As the Corcyrean stasis later in the same book shows, if you’re in a fundamentally divided society it’s rational to act on that knowledge – those who carried on trying to be moderate and rational got stomped by both sides – while at the same time such a course of action makes the triumph of factionalism ever more likely. But the Athens of the Mytilene Debate isn’t yet at that point; Diodotus’ rhetoric is certainly manipulative, but it doesn’t entirely descend to Cleon’s level – it’s just streetwise enough to pitch the argument in a way that might appeal to his listeners, in a way the Remain campaign certainly wasn’t.
This isn’t one of those regular pleas to listen to Very Real Concerns and then develop a policy that offers a cuddly, more liberal racism. Perhaps the campaign to reverse Brexit needs alternative ways of appealing to some of those people (that seems to be the basis of the overall Labour Party approach, even at the expense of not consistently opposing Brexit); perhaps it needs a pragmatic decision that some of them are currently unreachable without completely abandoning the higher ground, if then. Diodotus didn’t need to persuade everyone (and he failed to do so), just enough; and he did this in part by understanding the appeal of Cleon’s arguments and finding ways of not saying that people were stupid to have been persuaded by them.
We are Nicias; we failed to persuade the country not to throw itself off a cliff, partly because of an irresistible public mood but also because our one arguments weren’t good enough. But whereas Nicias then accepted the role of trying to make a doomed enterprise work – it is May, isn’t it? – our goal is still to try to stop the expedition sailing, and failing that to limit its effects. And to go that we have to admit our failures, to foresee events or get desperate enough to campaign properly or find the right tone and messages. Part of us, I suspect, still wants people to admit that they were wrong; but that’s not only unlikely, it’s an impediment to any hope of getting them to choose differently now and in future…
Incidentally, Victor Davis Hanson published a piece yesterday explaining how it’s the Left’s response to Trump that has destroyed all political consensus and civility and respect for law, just as at Corcyra. Yeah, right. The more usual reading, that Thucydides shows the spiralling dynamic of factionalism, as each side provokes the other into reaction – in the crudest way, both sides do it – is clearly liberal nonsense. It does highlight the same problem as with hardline Brexit supporters: Trumpists are not likely to abandon their support if that means admitting they were wrong in the first place. Hanson is clearly not in a place that can be reached through reasoned discourse; but opponents of Trump do need to think about how to reach others, less far gone, and speak to them not as a Nicias but as a Diodotus. That may not be a great choice, but it’s the one we’ve got.

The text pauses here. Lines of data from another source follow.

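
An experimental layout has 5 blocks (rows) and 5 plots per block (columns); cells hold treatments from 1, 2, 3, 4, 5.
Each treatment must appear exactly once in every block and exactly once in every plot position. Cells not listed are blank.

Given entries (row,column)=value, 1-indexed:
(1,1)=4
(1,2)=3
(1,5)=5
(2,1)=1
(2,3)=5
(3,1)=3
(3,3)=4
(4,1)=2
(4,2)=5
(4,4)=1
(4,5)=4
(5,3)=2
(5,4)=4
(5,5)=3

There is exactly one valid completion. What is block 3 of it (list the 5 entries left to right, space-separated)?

Block 1, plot 3: block 1 has {3, 4, 5} and plot 3 has {2, 4, 5}, leaving only 1.
Block 1, plot 4: block 1 has {1, 3, 4, 5} and plot 4 has {1, 4}, leaving only 2.
Block 3, plot 4: block 3 has {3, 4} and plot 4 has {1, 2, 4}, leaving only 5.
Block 2, plot 4: block 2 has {1, 5} and plot 4 has {1, 2, 4, 5}, leaving only 3.
Block 2, plot 5: block 2 has {1, 3, 5} and plot 5 has {3, 4, 5}, leaving only 2.
Block 3, plot 5: block 3 has {3, 4, 5} and plot 5 has {2, 3, 4, 5}, leaving only 1.
Block 3, plot 2: block 3 has {1, 3, 4, 5} and plot 2 has {3, 5}, leaving only 2.
So block 3 reads: 3 2 4 5 1.

3 2 4 5 1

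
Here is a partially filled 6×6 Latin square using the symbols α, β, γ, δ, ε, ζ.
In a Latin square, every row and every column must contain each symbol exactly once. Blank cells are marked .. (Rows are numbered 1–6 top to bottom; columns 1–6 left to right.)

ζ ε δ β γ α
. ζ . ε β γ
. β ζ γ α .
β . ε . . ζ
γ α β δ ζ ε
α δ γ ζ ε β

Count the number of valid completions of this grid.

Row 2, column 1: eliminating its row and column leaves {δ}.
Row 2, column 3: eliminating its row and column leaves {α}.
Row 3, column 1: eliminating its row and column leaves {δ, ε}.
Row 3, column 6: eliminating its row and column leaves {δ}.
Row 4, column 2: eliminating its row and column leaves {γ}.
Row 4, column 4: eliminating its row and column leaves {α}.
Row 4, column 5: eliminating its row and column leaves {δ}.
Only one assignment across all blanks avoids any row or column repeat, giving 1 completion.

1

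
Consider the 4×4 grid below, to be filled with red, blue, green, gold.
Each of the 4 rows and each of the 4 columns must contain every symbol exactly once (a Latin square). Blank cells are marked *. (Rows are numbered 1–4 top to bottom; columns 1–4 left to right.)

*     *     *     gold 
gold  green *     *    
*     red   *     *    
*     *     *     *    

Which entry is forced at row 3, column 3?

gold

Row 1, column 2: row 1 has {gold} and column 2 has {red, green}, leaving only blue.
Row 4, column 2: row 4 has {} and column 2 has {red, blue, green}, leaving only gold.
Row 3, column 3 is narrowed to {blue, green, gold}.
If it were blue, then row 4, column 3 would be left with no valid symbol.
If it were green, then row 4, column 3 would be left with no valid symbol.
So row 3, column 3 must be gold.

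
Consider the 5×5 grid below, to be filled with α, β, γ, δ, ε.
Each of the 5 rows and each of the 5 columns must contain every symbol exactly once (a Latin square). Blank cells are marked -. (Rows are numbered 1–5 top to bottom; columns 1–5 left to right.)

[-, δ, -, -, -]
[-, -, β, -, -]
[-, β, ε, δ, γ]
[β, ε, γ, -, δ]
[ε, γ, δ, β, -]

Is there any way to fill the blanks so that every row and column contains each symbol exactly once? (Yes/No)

No row or column among the givens repeats a symbol, and propagating forced cells runs into no contradiction.
One valid completion exists (for instance, γ δ α ε β / δ α β γ ε / α β ε δ γ / β ε γ α δ / ε γ δ β α).

Yes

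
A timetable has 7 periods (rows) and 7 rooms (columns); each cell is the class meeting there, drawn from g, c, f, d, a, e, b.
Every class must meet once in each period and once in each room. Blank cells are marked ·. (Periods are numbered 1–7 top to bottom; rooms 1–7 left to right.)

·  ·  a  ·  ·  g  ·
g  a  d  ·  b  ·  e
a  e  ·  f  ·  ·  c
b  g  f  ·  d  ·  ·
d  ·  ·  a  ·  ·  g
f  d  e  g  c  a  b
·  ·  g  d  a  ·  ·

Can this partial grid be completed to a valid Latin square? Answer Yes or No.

No period or room among the givens repeats a symbol, and propagating forced cells runs into no contradiction.
One valid completion exists (for instance, e c a b f g d / g a d c b f e / a e b f g d c / b g f e d c a / d f c a e b g / f d e g c a b / c b g d a e f).

Yes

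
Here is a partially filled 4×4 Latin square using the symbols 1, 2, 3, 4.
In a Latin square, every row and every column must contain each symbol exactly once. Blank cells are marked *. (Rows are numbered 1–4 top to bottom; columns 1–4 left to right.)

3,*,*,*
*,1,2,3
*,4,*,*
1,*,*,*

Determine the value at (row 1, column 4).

4

Row 1, column 2: row 1 has {3} and column 2 has {1, 4}, leaving only 2.
Row 2, column 1: row 2 has {1, 2, 3} and column 1 has {1, 3}, leaving only 4.
Row 3, column 1: row 3 has {4} and column 1 has {1, 3, 4}, leaving only 2.
Row 3, column 4: row 3 has {2, 4} and column 4 has {3}, leaving only 1.
Row 1 already has {2, 3} and column 4 already has {1, 3}, so row 1, column 4 must be 4.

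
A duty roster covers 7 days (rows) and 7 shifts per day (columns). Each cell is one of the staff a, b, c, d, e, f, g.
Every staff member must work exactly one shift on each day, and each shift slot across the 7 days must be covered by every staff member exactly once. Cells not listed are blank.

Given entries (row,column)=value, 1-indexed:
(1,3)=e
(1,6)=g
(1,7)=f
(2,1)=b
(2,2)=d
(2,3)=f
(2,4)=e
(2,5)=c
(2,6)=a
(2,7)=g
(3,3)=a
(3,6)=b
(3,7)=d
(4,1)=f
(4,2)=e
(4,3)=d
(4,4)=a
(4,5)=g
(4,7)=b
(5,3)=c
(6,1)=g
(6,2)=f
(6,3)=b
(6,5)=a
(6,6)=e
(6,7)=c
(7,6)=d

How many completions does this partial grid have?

Day 1, shift 1: eliminating its day and shift leaves {a, c, d}.
Day 1, shift 2: eliminating its day and shift leaves {a, b, c}.
Day 1, shift 4: eliminating its day and shift leaves {b, c, d}.
Day 1, shift 5: eliminating its day and shift leaves {b, d}.
Day 3, shift 1: eliminating its day and shift leaves {c, e}.
Day 3, shift 2: eliminating its day and shift leaves {c, g}.
Day 3, shift 4: eliminating its day and shift leaves {c, f, g}.
Day 3, shift 5: eliminating its day and shift leaves {e, f}.
Day 4, shift 6: eliminating its day and shift leaves {c}.
Day 5, shift 1: eliminating its day and shift leaves {a, d, e}.
Day 5, shift 2: eliminating its day and shift leaves {a, b, g}.
Day 5, shift 4: eliminating its day and shift leaves {b, d, f, g}.
Day 5, shift 5: eliminating its day and shift leaves {b, d, e, f}.
Day 5, shift 6: eliminating its day and shift leaves {f}.
Day 5, shift 7: eliminating its day and shift leaves {a, e}.
Day 6, shift 4: eliminating its day and shift leaves {d}.
Day 7, shift 1: eliminating its day and shift leaves {a, c, e}.
Day 7, shift 2: eliminating its day and shift leaves {a, b, c, g}.
Day 7, shift 3: eliminating its day and shift leaves {g}.
Day 7, shift 4: eliminating its day and shift leaves {b, c, f, g}.
Day 7, shift 5: eliminating its day and shift leaves {b, e, f}.
Day 7, shift 7: eliminating its day and shift leaves {a, e}.
Enumerating the assignments across these blanks that avoid any day or shift repeat gives 9 completions.

9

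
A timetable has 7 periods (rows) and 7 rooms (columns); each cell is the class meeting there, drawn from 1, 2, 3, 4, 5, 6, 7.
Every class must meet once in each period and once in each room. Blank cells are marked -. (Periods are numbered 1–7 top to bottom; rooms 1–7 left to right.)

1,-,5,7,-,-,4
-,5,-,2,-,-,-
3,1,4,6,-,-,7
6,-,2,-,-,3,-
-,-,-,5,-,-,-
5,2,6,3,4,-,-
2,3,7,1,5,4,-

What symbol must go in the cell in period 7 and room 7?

6

Period 7 already has {1, 2, 3, 4, 5, 7} and room 7 already has {4, 7}, so period 7, room 7 must be 6.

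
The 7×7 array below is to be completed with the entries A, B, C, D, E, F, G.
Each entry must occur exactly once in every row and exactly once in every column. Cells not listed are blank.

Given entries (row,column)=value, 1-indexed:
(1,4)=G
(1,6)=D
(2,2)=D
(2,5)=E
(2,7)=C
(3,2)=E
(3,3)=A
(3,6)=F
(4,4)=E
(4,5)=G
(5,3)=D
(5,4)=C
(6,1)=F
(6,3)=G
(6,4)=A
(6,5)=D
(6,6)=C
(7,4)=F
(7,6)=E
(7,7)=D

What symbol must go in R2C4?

B

Row 2 already has {C, D, E} and column 4 already has {A, C, E, F, G}, so row 2, column 4 must be B.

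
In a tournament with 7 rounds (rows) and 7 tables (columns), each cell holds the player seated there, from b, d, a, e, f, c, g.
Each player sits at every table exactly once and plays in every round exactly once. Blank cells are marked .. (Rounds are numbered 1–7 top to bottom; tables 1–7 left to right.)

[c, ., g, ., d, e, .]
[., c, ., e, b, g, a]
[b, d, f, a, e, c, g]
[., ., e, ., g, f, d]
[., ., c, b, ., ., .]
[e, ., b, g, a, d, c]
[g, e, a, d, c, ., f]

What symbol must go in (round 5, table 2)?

Round 1, table 4: round 1 has {d, e, c, g} and table 4 has {b, d, a, e, g}, leaving only f.
Round 1, table 7: round 1 has {d, e, f, c, g} and table 7 has {d, a, f, c, g}, leaving only b.
Round 1, table 2: round 1 has {b, d, e, f, c, g} and table 2 has {d, e, c}, leaving only a.
Round 2, table 3: round 2 has {b, a, e, c, g} and table 3 has {b, a, e, f, c, g}, leaving only d.
Round 2, table 1: round 2 has {b, d, a, e, c, g} and table 1 has {b, e, c, g}, leaving only f.
Round 4, table 1: round 4 has {d, e, f, g} and table 1 has {b, e, f, c, g}, leaving only a.
Round 4, table 2: round 4 has {d, a, e, f, g} and table 2 has {d, a, e, c}, leaving only b.
Round 4, table 4: round 4 has {b, d, a, e, f, g} and table 4 has {b, d, a, e, f, g}, leaving only c.
Round 5, table 1: round 5 has {b, c} and table 1 has {b, a, e, f, c, g}, leaving only d.
Round 5, table 5: round 5 has {b, d, c} and table 5 has {b, d, a, e, c, g}, leaving only f.
Round 5 already has {b, d, f, c} and table 2 already has {b, d, a, e, c}, so round 5, table 2 must be g.

g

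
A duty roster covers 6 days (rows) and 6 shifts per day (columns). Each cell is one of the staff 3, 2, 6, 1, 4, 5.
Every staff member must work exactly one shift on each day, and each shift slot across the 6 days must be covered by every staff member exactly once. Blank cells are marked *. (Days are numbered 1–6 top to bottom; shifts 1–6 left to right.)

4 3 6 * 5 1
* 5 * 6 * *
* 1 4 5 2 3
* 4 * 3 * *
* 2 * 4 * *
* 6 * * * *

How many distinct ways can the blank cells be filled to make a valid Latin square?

Day 1, shift 4: eliminating its day and shift leaves {2}.
Day 2, shift 1: eliminating its day and shift leaves {3, 2, 1}.
Day 2, shift 3: eliminating its day and shift leaves {3, 2, 1}.
Day 2, shift 5: eliminating its day and shift leaves {3, 1, 4}.
Day 2, shift 6: eliminating its day and shift leaves {2, 4}.
Day 3, shift 1: eliminating its day and shift leaves {6}.
Day 4, shift 1: eliminating its day and shift leaves {2, 6, 1, 5}.
Day 4, shift 3: eliminating its day and shift leaves {2, 1, 5}.
Day 4, shift 5: eliminating its day and shift leaves {6, 1}.
Day 4, shift 6: eliminating its day and shift leaves {2, 6, 5}.
Day 5, shift 1: eliminating its day and shift leaves {3, 6, 1, 5}.
Day 5, shift 3: eliminating its day and shift leaves {3, 1, 5}.
Day 5, shift 5: eliminating its day and shift leaves {3, 6, 1}.
Day 5, shift 6: eliminating its day and shift leaves {6, 5}.
Day 6, shift 1: eliminating its day and shift leaves {3, 2, 1, 5}.
Day 6, shift 3: eliminating its day and shift leaves {3, 2, 1, 5}.
Day 6, shift 4: eliminating its day and shift leaves {2, 1}.
Day 6, shift 5: eliminating its day and shift leaves {3, 1, 4}.
Day 6, shift 6: eliminating its day and shift leaves {2, 4, 5}.
Enumerating the assignments across these blanks that avoid any day or shift repeat gives 20 completions.

20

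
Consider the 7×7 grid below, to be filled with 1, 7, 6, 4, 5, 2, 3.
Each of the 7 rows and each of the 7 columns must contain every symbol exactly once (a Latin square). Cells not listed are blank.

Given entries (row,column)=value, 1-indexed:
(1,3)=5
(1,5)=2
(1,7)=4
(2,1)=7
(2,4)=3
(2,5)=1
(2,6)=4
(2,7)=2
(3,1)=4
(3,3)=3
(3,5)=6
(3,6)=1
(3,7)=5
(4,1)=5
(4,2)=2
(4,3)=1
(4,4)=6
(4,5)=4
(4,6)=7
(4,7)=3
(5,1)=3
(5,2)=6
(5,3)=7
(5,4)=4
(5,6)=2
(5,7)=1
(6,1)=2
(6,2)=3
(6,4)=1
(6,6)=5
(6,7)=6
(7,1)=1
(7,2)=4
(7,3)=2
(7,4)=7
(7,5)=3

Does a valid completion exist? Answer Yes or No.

Row 1, column 4: row 1 together with column 4 already contain {1, 7, 6, 4, 5, 2, 3} — every symbol — so nothing can go there. The grid has no valid completion.

No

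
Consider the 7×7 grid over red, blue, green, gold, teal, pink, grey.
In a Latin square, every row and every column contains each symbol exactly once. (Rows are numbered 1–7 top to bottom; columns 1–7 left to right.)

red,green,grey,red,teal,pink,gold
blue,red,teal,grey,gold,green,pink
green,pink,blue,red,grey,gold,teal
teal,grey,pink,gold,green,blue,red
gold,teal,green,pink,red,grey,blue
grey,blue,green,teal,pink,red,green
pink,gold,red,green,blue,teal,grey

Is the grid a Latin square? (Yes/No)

No

Row 6 contains green twice (at columns 3 and 7); row 1 is also not a permutation.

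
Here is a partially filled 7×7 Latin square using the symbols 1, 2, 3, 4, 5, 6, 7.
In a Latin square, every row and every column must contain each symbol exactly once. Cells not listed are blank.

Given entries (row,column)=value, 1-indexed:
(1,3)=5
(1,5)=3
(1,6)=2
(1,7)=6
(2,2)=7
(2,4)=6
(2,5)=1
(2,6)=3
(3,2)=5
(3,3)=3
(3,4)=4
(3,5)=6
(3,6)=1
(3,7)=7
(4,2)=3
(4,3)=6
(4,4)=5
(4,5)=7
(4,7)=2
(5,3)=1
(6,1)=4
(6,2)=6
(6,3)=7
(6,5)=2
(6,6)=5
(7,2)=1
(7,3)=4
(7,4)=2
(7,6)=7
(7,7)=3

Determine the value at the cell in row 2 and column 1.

Row 1, column 2: row 1 has {2, 3, 5, 6} and column 2 has {1, 3, 5, 6, 7}, leaving only 4.
Row 2, column 3: row 2 has {1, 3, 6, 7} and column 3 has {1, 3, 4, 5, 6, 7}, leaving only 2.
Row 2 already has {1, 2, 3, 6, 7} and column 1 already has {4}, so row 2, column 1 must be 5.

5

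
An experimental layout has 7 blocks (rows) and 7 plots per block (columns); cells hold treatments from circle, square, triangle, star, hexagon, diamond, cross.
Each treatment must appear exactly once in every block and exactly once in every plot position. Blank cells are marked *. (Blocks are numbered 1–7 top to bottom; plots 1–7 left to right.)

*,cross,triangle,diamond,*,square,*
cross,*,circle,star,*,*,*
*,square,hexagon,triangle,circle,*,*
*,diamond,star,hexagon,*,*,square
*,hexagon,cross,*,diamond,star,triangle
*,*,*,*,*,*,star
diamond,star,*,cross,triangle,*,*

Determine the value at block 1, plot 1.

hexagon

Block 2, plot 2: block 2 has {circle, star, cross} and plot 2 has {square, star, hexagon, diamond, cross}, leaving only triangle.
Block 3, plot 1: block 3 has {circle, square, triangle, hexagon} and plot 1 has {diamond, cross}, leaving only star.
Block 4, plot 5: block 4 has {square, star, hexagon, diamond} and plot 5 has {circle, triangle, diamond}, leaving only cross.
Block 6, plot 2: block 6 has {star} and plot 2 has {square, triangle, star, hexagon, diamond, cross}, leaving only circle.
Block 6, plot 4: block 6 has {circle, star} and plot 4 has {triangle, star, hexagon, diamond, cross}, leaving only square.
Block 5, plot 4: block 5 has {triangle, star, hexagon, diamond, cross} and plot 4 has {square, triangle, star, hexagon, diamond, cross}, leaving only circle.
Block 5, plot 1: block 5 has {circle, triangle, star, hexagon, diamond, cross} and plot 1 has {star, diamond, cross}, leaving only square.
Block 6, plot 3: block 6 has {circle, square, star} and plot 3 has {circle, triangle, star, hexagon, cross}, leaving only diamond.
Block 6, plot 5: block 6 has {circle, square, star, diamond} and plot 5 has {circle, triangle, diamond, cross}, leaving only hexagon.
Block 1, plot 5: block 1 has {square, triangle, diamond, cross} and plot 5 has {circle, triangle, hexagon, diamond, cross}, leaving only star.
Block 2, plot 5: block 2 has {circle, triangle, star, cross} and plot 5 has {circle, triangle, star, hexagon, diamond, cross}, leaving only square.
Block 6, plot 1: block 6 has {circle, square, star, hexagon, diamond} and plot 1 has {square, star, diamond, cross}, leaving only triangle.
Block 4, plot 1: block 4 has {square, star, hexagon, diamond, cross} and plot 1 has {square, triangle, star, diamond, cross}, leaving only circle.
Block 1 already has {square, triangle, star, diamond, cross} and plot 1 already has {circle, square, triangle, star, diamond, cross}, so block 1, plot 1 must be hexagon.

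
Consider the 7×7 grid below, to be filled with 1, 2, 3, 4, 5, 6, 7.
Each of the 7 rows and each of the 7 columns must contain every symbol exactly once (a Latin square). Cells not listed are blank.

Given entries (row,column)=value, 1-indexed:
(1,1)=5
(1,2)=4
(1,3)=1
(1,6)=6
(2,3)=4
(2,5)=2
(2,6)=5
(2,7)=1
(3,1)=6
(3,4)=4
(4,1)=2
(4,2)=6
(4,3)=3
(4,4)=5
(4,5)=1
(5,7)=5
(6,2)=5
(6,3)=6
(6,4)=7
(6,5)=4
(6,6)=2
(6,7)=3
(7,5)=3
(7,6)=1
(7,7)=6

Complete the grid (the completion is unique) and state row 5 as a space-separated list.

3 2 7 1 6 4 5

Row 1, column 5: row 1 has {1, 4, 5, 6} and column 5 has {1, 2, 3, 4}, leaving only 7.
Row 5, column 5: row 5 has {5} and column 5 has {1, 2, 3, 4, 7}, leaving only 6.
Row 1, column 7: row 1 has {1, 4, 5, 6, 7} and column 7 has {1, 3, 5, 6}, leaving only 2.
Row 1, column 4: row 1 has {1, 2, 4, 5, 6, 7} and column 4 has {4, 5, 7}, leaving only 3.
Row 2, column 4: row 2 has {1, 2, 4, 5} and column 4 has {3, 4, 5, 7}, leaving only 6.
Row 3, column 5: row 3 has {4, 6} and column 5 has {1, 2, 3, 4, 6, 7}, leaving only 5.
Row 3, column 7: row 3 has {4, 5, 6} and column 7 has {1, 2, 3, 5, 6}, leaving only 7.
Row 3, column 3: row 3 has {4, 5, 6, 7} and column 3 has {1, 3, 4, 6}, leaving only 2.
Row 5, column 3: row 5 has {5, 6} and column 3 has {1, 2, 3, 4, 6}, leaving only 7.
Row 3, column 6: row 3 has {2, 4, 5, 6, 7} and column 6 has {1, 2, 5, 6}, leaving only 3.
Row 5, column 6: row 5 has {5, 6, 7} and column 6 has {1, 2, 3, 5, 6}, leaving only 4.
Row 3, column 2: row 3 has {2, 3, 4, 5, 6, 7} and column 2 has {4, 5, 6}, leaving only 1.
Row 4, column 6: row 4 has {1, 2, 3, 5, 6} and column 6 has {1, 2, 3, 4, 5, 6}, leaving only 7.
Row 4, column 7: row 4 has {1, 2, 3, 5, 6, 7} and column 7 has {1, 2, 3, 5, 6, 7}, leaving only 4.
Row 6, column 1: row 6 has {2, 3, 4, 5, 6, 7} and column 1 has {2, 5, 6}, leaving only 1.
Row 5, column 1: row 5 has {4, 5, 6, 7} and column 1 has {1, 2, 5, 6}, leaving only 3.
Row 5, column 2: row 5 has {3, 4, 5, 6, 7} and column 2 has {1, 4, 5, 6}, leaving only 2.
Row 5, column 4: row 5 has {2, 3, 4, 5, 6, 7} and column 4 has {3, 4, 5, 6, 7}, leaving only 1.
So row 5 reads: 3 2 7 1 6 4 5.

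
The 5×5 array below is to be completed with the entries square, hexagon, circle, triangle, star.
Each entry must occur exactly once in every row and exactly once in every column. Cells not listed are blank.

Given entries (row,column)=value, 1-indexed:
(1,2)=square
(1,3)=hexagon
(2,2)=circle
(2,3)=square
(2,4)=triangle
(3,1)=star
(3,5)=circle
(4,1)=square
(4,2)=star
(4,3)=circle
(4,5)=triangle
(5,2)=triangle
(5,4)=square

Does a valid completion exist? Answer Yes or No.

No

Row 1, column 5: row 1 has {square, hexagon} and column 5 has {circle, triangle}, so it must be star.
Row 1, column 4: row 1 has {square, hexagon, star} and column 4 has {square, triangle}, so it must be circle.
Row 1, column 1: row 1 has {square, hexagon, circle, star} and column 1 has {square, star}, so it must be triangle.
Row 2, column 1: row 2 has {square, circle, triangle} and column 1 has {square, triangle, star}, so it must be hexagon.
Now row 2, column 5: row 2 together with column 5 already contain {square, hexagon, circle, triangle, star} — every symbol — so nothing can go there. The grid has no valid completion.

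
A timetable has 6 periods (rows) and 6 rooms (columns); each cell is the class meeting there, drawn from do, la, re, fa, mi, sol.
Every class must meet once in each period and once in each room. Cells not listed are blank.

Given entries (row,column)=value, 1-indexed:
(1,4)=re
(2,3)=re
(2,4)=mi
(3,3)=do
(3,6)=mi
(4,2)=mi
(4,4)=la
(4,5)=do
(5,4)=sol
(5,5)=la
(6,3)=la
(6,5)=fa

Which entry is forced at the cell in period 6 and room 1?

mi

Period 2, room 5: period 2 has {re, mi} and room 5 has {do, la, fa}, leaving only sol.
Period 1, room 5: period 1 has {re} and room 5 has {do, la, fa, sol}, leaving only mi.
Period 3, room 4: period 3 has {do, mi} and room 4 has {la, re, mi, sol}, leaving only fa.
Period 3, room 5: period 3 has {do, fa, mi} and room 5 has {do, la, fa, mi, sol}, leaving only re.
Period 6, room 4: period 6 has {la, fa} and room 4 has {la, re, fa, mi, sol}, leaving only do.
Period 6, room 1 is narrowed to {re, mi, sol}.
If it were re, then period 6, room 6 would be left with no valid symbol.
If it were sol, then period 6, room 6 would be left with no valid symbol.
So period 6, room 1 must be mi.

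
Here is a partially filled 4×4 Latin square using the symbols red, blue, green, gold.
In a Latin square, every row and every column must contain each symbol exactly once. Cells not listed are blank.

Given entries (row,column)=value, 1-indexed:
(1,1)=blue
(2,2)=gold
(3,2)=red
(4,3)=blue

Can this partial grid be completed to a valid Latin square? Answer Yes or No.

Row 1, column 2: row 1 has {blue} and column 2 has {red, gold}, so it must be green.
Now row 4, column 2: row 4 together with column 2 already contain {red, blue, green, gold} — every symbol — so nothing can go there. The grid has no valid completion.

No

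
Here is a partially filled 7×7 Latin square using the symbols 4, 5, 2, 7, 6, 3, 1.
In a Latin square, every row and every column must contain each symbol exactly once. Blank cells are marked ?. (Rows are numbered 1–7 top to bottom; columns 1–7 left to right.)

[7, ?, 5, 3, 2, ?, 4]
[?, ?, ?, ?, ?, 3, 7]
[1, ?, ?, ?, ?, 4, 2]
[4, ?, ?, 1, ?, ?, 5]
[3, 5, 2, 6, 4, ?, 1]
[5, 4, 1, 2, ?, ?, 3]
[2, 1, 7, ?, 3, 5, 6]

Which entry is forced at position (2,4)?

Row 1, column 2: row 1 has {4, 5, 2, 7, 3} and column 2 has {4, 5, 1}, leaving only 6.
Row 1, column 6: row 1 has {4, 5, 2, 7, 6, 3} and column 6 has {4, 5, 3}, leaving only 1.
Row 2, column 1: row 2 has {7, 3} and column 1 has {4, 5, 2, 7, 3, 1}, leaving only 6.
Row 2, column 2: row 2 has {7, 6, 3} and column 2 has {4, 5, 6, 1}, leaving only 2.
Row 2, column 3: row 2 has {2, 7, 6, 3} and column 3 has {5, 2, 7, 1}, leaving only 4.
Row 2 already has {4, 2, 7, 6, 3} and column 4 already has {2, 6, 3, 1}, so row 2, column 4 must be 5.

5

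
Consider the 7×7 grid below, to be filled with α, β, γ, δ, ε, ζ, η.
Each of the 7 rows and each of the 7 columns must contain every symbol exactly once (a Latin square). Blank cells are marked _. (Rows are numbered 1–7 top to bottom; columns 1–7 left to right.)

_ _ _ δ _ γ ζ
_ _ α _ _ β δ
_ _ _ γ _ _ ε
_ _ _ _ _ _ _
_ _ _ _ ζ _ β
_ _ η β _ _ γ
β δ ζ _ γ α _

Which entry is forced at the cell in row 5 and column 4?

α

Row 7, column 7: row 7 has {α, β, γ, δ, ζ} and column 7 has {β, γ, δ, ε, ζ}, leaving only η.
Row 4, column 7: row 4 has {} and column 7 has {β, γ, δ, ε, ζ, η}, leaving only α.
Row 7, column 4: row 7 has {α, β, γ, δ, ζ, η} and column 4 has {β, γ, δ}, leaving only ε.
Row 5, column 4 is narrowed to {α, η}.
If it were η, then row 4, column 4 would be left with no valid symbol.
So row 5, column 4 must be α.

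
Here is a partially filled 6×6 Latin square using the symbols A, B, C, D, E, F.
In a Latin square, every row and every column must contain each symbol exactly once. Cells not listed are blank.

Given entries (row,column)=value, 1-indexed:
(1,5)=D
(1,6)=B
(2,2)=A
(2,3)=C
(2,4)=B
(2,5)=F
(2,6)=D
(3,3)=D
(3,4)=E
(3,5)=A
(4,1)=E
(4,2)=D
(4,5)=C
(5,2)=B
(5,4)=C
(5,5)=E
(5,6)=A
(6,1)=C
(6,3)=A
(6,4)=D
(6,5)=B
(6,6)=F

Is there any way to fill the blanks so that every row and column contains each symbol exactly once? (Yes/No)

No

Row 2, column 1: row 2 together with column 1 already contain {A, B, C, D, E, F} — every symbol — so nothing can go there. The grid has no valid completion.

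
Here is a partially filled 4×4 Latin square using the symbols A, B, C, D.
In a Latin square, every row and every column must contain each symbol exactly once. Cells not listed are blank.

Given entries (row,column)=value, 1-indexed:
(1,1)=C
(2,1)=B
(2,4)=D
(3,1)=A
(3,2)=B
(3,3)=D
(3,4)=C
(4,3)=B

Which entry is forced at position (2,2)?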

I saw a moving theatrical performance of Thucydides in Greek in Athens last June. His words dramatized and contextualized by various actors revealed a human face of war. Your article reminds me of the power of his texts even thought Brexit is not a war. Thank you.
Re Mytilene, Thucydides of course makes it clear (3.36) that there had already been ‘a marked change of heart’ on the part of the Athenians, which Diodotus was then able to exploit. I suppose the question is whether, in spite of the deplorable state in which things now stand, there has really been ‘a marked change of heart’ among many of those who voted for Brexit.